Specifically around hyper threading, my understanding is c6 don’t have “vCPUs”, and just have “CPUs“, so the effective number of cores doubles. Did you find similar throughput (in terms of Elasticsearch Search/Write TPS) between a virtual and real core?

1 comments

From my POV now, the i3 instances should never be used unless you absolutely need the dedicated local storage in those amounts. The per vCPU performance is horrid in comparison to any of the modern instances (R5/M5/C5) let alone comparing those vCPUs to the actual CPU of R6g/M6g/C6g like you said.
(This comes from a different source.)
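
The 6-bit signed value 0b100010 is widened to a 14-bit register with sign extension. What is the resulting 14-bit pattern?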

Another advantage of the Graviton processors is 50% more dedicated storage compared to equivalent Intel/AMD instances. To get enough storage we would have had to bump up to r5d/r5ad.24x or metal which when testing we also saw more “jitters” in latency on the long tail. Despite the x86 instances being larger they traded blows in different tests we had, aggregates were one thing that x86 easily beat out ARM but a lot of our aggregates come from another data source so it wasn’t a deal breaker. Overall we are happy with performance, compared to old stack we are at around 10% of the cost and I think our savings was more than 2x compared to x86 after locking in some rates. R6gd.metal (16x) vs R5d.metal (24x)

Interesting, we have an Elasticsearch cluster of around 300 i3s (and maybe soon some i3ens) I think mostly because of the NVMe storage. But yeah there's not much compute to go with all that disk space.

> aggregates were one thing that x86 easily beat out ARM

This is actually a lot (most?) of our ES workload, so that's a really interesting detail.